At the ACC meeting, Chan will receive the Parmley Prize for his previous research on the use of the MTWA test as a way to predict sudden cardiac death in patients with heart failure. In a study he presented last fall at the American Heart Association Scientific Sessions that will soon be published in the Journal of the American College of Cardiology, he showed that ICD-eligible patients who met MADIT-2 trial criteria for primary prevention of sudden cardiac death, and who had positive or inconclusive MTWA results, were more than twice as likely to die than similar patients with negative MTWA results. Other MTWA studies have suggested a larger difference, but did not control for other patient characteristics. Chan’s study also showed that about one-third of patients who meet Medicare criteria for an ICD have normal MTWA test results.

For the new study being presented at the ACC meeting, which has been accepted for publication in JACC, Chan and his colleagues used a computer model called a Markov analysis to simulate the costs, benefits, and health outcomes of 65-year-old individuals who meet the MADIT-2 trial criteria for Medicare coverage of an ICD. They looked at three scenarios: all such patients get an ICD, only those with positive or inconclusive MTWA results receive an ICD, or no patients get an ICD.

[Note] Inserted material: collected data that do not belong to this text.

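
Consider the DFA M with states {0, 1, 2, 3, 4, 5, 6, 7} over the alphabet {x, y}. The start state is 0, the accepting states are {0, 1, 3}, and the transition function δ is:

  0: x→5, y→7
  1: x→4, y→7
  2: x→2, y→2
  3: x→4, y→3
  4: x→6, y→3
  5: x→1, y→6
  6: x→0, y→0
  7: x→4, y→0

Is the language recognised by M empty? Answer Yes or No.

The empty string ε is accepted: the run 0 ends in the accepting state 0.
Since at least one string is accepted, L(M) is not empty.

No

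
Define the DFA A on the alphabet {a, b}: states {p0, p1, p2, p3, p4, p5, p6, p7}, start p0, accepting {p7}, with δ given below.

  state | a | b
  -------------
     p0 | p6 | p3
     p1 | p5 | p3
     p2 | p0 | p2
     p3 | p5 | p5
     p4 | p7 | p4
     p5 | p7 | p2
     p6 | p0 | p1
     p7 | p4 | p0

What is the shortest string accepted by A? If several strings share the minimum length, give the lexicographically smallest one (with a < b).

baa

A breadth-first search from p0 reaches an accepting state first via the path p0 → p3 → p5 → p7 on input baa.
No string of length < 3 is accepted (BFS exhausts all shorter strings without reaching an accepting state), and baa is the lexicographically least accepting string of length 3.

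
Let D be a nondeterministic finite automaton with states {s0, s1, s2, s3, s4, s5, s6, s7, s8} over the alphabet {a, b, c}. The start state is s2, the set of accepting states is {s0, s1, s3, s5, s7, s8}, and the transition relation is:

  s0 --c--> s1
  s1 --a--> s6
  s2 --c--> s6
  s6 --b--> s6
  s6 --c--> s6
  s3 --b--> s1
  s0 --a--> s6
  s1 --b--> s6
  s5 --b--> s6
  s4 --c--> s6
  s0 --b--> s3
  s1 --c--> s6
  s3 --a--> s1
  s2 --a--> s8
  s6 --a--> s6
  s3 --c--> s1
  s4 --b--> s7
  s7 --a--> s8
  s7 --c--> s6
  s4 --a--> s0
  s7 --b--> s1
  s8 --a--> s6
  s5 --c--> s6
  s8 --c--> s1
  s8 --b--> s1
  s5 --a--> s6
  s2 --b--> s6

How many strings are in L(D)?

The useful subgraph on states {s1, s2, s8} is acyclic, so L(D) is finite; the longest accepting path visits 3 useful states, giving maximum string length 2.
Counting accepting paths from s2 by length: 1 of length 1, 2 of length 2. Total 3.

3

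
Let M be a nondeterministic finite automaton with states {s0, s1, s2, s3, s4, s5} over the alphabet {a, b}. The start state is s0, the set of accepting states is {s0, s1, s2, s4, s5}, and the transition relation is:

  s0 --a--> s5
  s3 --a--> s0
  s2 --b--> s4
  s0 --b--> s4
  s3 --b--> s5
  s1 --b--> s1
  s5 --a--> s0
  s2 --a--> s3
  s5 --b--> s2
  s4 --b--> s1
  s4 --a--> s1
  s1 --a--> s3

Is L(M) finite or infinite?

infinite

State s1 is reachable from the start and can reach an accepting state, and it lies on the cycle s1 → s1.
Traversing that cycle any number of times yields accepted strings of unbounded length, so the language is infinite.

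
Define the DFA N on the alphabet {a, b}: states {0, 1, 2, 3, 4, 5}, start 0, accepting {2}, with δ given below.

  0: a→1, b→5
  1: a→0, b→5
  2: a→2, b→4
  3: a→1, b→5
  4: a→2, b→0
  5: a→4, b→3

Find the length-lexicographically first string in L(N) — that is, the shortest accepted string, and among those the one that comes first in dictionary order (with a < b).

baa

A breadth-first search from 0 reaches an accepting state first via the path 0 → 5 → 4 → 2 on input baa.
No string of length < 3 is accepted (BFS exhausts all shorter strings without reaching an accepting state), and baa is the lexicographically least accepting string of length 3.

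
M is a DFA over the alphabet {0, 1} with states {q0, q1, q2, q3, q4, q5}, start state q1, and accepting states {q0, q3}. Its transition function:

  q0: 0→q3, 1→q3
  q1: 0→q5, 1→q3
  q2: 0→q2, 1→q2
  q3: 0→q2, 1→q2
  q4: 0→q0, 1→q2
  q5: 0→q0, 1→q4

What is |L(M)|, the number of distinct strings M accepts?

The useful subgraph on states {q0, q1, q3, q4, q5} is acyclic, so L(M) is finite; the longest accepting path visits 5 useful states, giving maximum string length 4.
Counting accepting paths from q1 by length: 1 of length 1, 1 of length 2, 3 of length 3, 2 of length 4. Total 7.

7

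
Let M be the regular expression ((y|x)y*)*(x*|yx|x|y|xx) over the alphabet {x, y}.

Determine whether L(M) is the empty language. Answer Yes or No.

No

The empty string ε matches the expression, so it belongs to L(M).
Since L(M) contains at least one string, it is not empty.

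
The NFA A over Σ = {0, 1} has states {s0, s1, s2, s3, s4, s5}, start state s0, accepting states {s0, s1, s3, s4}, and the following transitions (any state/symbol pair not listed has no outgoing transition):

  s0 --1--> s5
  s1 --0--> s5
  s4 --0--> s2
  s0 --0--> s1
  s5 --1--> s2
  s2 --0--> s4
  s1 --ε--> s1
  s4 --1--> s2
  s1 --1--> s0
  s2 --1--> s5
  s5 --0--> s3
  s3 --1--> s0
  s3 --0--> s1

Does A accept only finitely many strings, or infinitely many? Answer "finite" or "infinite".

infinite

State s0 is reachable from the start and can reach an accepting state, and it lies on the cycle s0 → s1 → s0.
Traversing that cycle any number of times yields accepted strings of unbounded length, so the language is infinite.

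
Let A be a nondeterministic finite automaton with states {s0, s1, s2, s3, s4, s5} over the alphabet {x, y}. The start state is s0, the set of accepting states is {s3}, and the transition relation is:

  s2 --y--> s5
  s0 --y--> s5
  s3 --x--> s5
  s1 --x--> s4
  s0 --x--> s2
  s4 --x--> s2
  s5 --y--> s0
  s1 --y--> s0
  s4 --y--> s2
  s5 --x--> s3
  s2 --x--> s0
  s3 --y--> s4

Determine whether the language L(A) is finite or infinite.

State s0 is reachable from the start and can reach an accepting state, and it lies on the cycle s0 → s2 → s0.
Traversing that cycle any number of times yields accepted strings of unbounded length, so the language is infinite.

infinite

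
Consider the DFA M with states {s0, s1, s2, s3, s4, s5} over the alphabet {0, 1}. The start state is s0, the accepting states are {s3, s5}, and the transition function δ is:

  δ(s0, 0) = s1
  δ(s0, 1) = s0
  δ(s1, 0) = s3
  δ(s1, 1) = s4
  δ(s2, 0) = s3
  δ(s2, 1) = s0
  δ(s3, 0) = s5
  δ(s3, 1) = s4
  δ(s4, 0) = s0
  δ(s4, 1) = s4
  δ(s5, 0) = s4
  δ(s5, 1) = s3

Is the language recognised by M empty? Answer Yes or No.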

The model used a range of assumptions about what percentage of patients would suffer sudden cardiac problems and long-term complications with or without an ICD, and how many ICD patients would suffer complications related to their ICDs, It also included assumptions about what proportion of patients would die depending on their treatment or MTWA status. All of these assumptions were based on data from previous ICD trials, or best case/worst case scenarios. Costs for care were also included, such as MTWA test costs, ICD costs, and the cost of medical care for those who stayed healthy or suffered a heart problem with or without an ICD.

To account for the uncertainties inherent in each of the clinical variables, the researchers performed various levels of sensitivity analyses, including an analysis using 10,000 simulations in which all model variables were randomly sampled. This latter analysis, known as a Monte Carlo simulation, allowed them to examine the distribution of possible cost-effectiveness ratios for every quality-adjusted life year (QALY) saved, and is a standard way to assess the cost-effectiveness of a medical intervention. It allows researchers to assess the cost of saving a year of a person’s life, adjusted for the quality of that life and the life-saving power of a particular course of action.

In general, the cost per QALY for giving ICDs only to risk-stratified patients who had been tested with MTWA was about $50,000, compared with medical therapy. “This is well within the usual range considered cost-effective for new medical technologies,” says Chan. However, compared with MTWA testing followed by ICD use only in those with a positive or inconclusive MTWA result, the all-ICD option would cost $88,700 per QALY gained — under best-case scenarios.

Chan cautions that the new results are not meant to guide doctors in decisions about whether or not to suggest that particular primary prevention patients receive ICDs. But he hopes the data may be useful in decisions about how to spend resources for this type of care — and that further research will examine how often doctors should conduct MTWA tests in patients who don’t receive an ICD, to help them monitor for changes in sudden cardiac death risk over time that might warrant an ICD.

In addition to Chan, the authors of the ACC presentation are: Kenneth Stein, M.D., of Weill Cornell Medical Center; Theodore Chow, M.D. of the Ohio Heart and Vascular Center; A. Mark Fendrick, M.D., and Sandeep Vijan, M.D., M.Sc., of the U-M Division of General Medicine; and J. Thomas Bigger, M.D., of Columbia University.